Os sensores existentes nas artérias, que desencadeiam respostas compensatórias, podem ser comprometidos por algumas drogas, como os barbitúricos, o álcool e medicamentos utilizados no tratamento da hipertensão arterial e da depressão. Doenças que lesam os nervos que controlam o diâmetro dos vasos sangüíneos também podem causar hipotensão ortostática. Essa lesão é uma complicação comum no diabetes, na amiloidose e em lesões da medula espinhal.

Sintomas e Diagnóstico

Quase todos os indivíduos com hipotensão ortostática apresentam alguns episódios de desmaio, vertigem, tontura, confusão mental ou turvamento da visão ao passarem da posição horizontal para a posição em pé ou quando se levantam após permanecerem um longo período na posição sentada. A fadiga, o exercício, o uso de álcool ou uma refeição farta podem agravar os sintomas.

Uma diminuição pronunciada do fluxo sangüíneo cerebral pode acarretar desmaio e até mesmo convulsões.
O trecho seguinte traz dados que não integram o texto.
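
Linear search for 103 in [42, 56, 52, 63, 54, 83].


i=0: 42!=103
i=1: 56!=103
i=2: 52!=103
i=3: 63!=103
i=4: 54!=103
i=5: 83!=103

Not found, 6 comps


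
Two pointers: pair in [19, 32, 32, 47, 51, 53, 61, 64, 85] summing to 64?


lo=0(19)+hi=8(85)=104
lo=0(19)+hi=7(64)=83
lo=0(19)+hi=6(61)=80
lo=0(19)+hi=5(53)=72
lo=0(19)+hi=4(51)=70
lo=0(19)+hi=3(47)=66
lo=0(19)+hi=2(32)=51
lo=1(32)+hi=2(32)=64

Yes: 32+32=64


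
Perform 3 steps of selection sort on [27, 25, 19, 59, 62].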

Quando esses sintomas ocorrem, o médico pode diagnosticar uma hipotensão ortostática. O diagnóstico pode ser confirmado se a pressão arterial apresentar uma queda significativa quando o indivíduo fica em pé e retornar ao normal quando ele se deita. O médico deve então investigar a causa da hipotensão ortostática de seu paciente.

Prognóstico e Tratamento

Um indivíduo diabético com hipertensão arterial pode ter um prognóstico pior se ele também apresentar hipotensão ortostática. Quando a causa da hipotensão ortostática é um baixo volume sangüíneo, uma droga especifica ou sua dosagem, o problema pode ser corrigido rapidamente.
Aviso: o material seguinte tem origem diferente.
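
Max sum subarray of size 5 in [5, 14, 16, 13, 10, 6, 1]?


[0:5]: 58
[1:6]: 59
[2:7]: 46

Max: 59 at [1:6]


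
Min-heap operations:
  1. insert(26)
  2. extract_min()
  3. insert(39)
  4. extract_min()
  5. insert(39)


insert(26) -> [26]
extract_min()->26, []
insert(39) -> [39]
extract_min()->39, []
insert(39) -> [39]

Final heap: [39]


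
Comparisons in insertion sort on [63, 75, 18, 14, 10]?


Algorithm: insertion sort
Input: [63, 75, 18, 14, 10]
Sorted: [10, 14, 18, 63, 75]

10


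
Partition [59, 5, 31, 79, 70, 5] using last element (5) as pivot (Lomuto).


Pivot: 5
  5 <= 5: swap -> [5, 59, 31, 79, 70, 5]
Place pivot at 1: [5, 5, 31, 79, 70, 59]

Partitioned: [5, 5, 31, 79, 70, 59]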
Quando a causa da hipotensão ortostática não pode ser tratada, os sintomas comumente podem ser reduzidos ou eliminados. Os indivíduos suscetíveis não devem se sentar ou ficar em pé rapidamente, nem devem permanecer em pé e imóveis durante longos períodos. Se a hipotensão arterial for decorrente do acúmulo de sangue nos membros inferiores, as meias elásticas apropriadas podem ajudar.

Quando a hipotensão ortostática é decorrente de um repouso prolongado ao leito, o indivíduo pode melhorar a condição permanecendo na posição sentada durante períodos gradativamente maiores. A efedrina ou a fenilefrina podem auxiliar na prevenção da queda da pressão arterial. O volume sangüíneo também pode ser expandido com o aumento da ingestão de sal e, se necessário, com a administração de hormônios que provocam a retenção de sal, como a fludrocortisona.
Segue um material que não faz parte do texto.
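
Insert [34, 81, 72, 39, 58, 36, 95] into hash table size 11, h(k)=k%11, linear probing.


Insert 34: h=1 -> slot 1
Insert 81: h=4 -> slot 4
Insert 72: h=6 -> slot 6
Insert 39: h=6, 1 probes -> slot 7
Insert 58: h=3 -> slot 3
Insert 36: h=3, 2 probes -> slot 5
Insert 95: h=7, 1 probes -> slot 8

Table: [None, 34, None, 58, 81, 36, 72, 39, 95, None, None]


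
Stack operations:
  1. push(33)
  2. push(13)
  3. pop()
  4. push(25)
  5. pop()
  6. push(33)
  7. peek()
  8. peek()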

Freqüentemente, é solicitado aos indivíduos que não apresentam insuficiência cardíaca ou hipertensão a aumentarem a quantidade de sal nos alimentos ou que eles consumam comprimidos de sal. Os idosos com hipotensão ortostática devem beber muito líquido e pouco ou nenhum álcool. Em razão da retenção de sal e água, a pessoa pode ganhar rapidamente 1,5 a 2,5 quilos e a dieta rica em sal pode levar à insuficiência cardíaca, particularmente nos indivíduos idosos. Se essas medidas não forem eficazes, outras drogas – como o propranolol, a diidroergotamina, a indometacina e a metoclopramida – poderão ajudar a aliviar a hipotensão ortostática, mas com um risco significativo de efeitos adversos.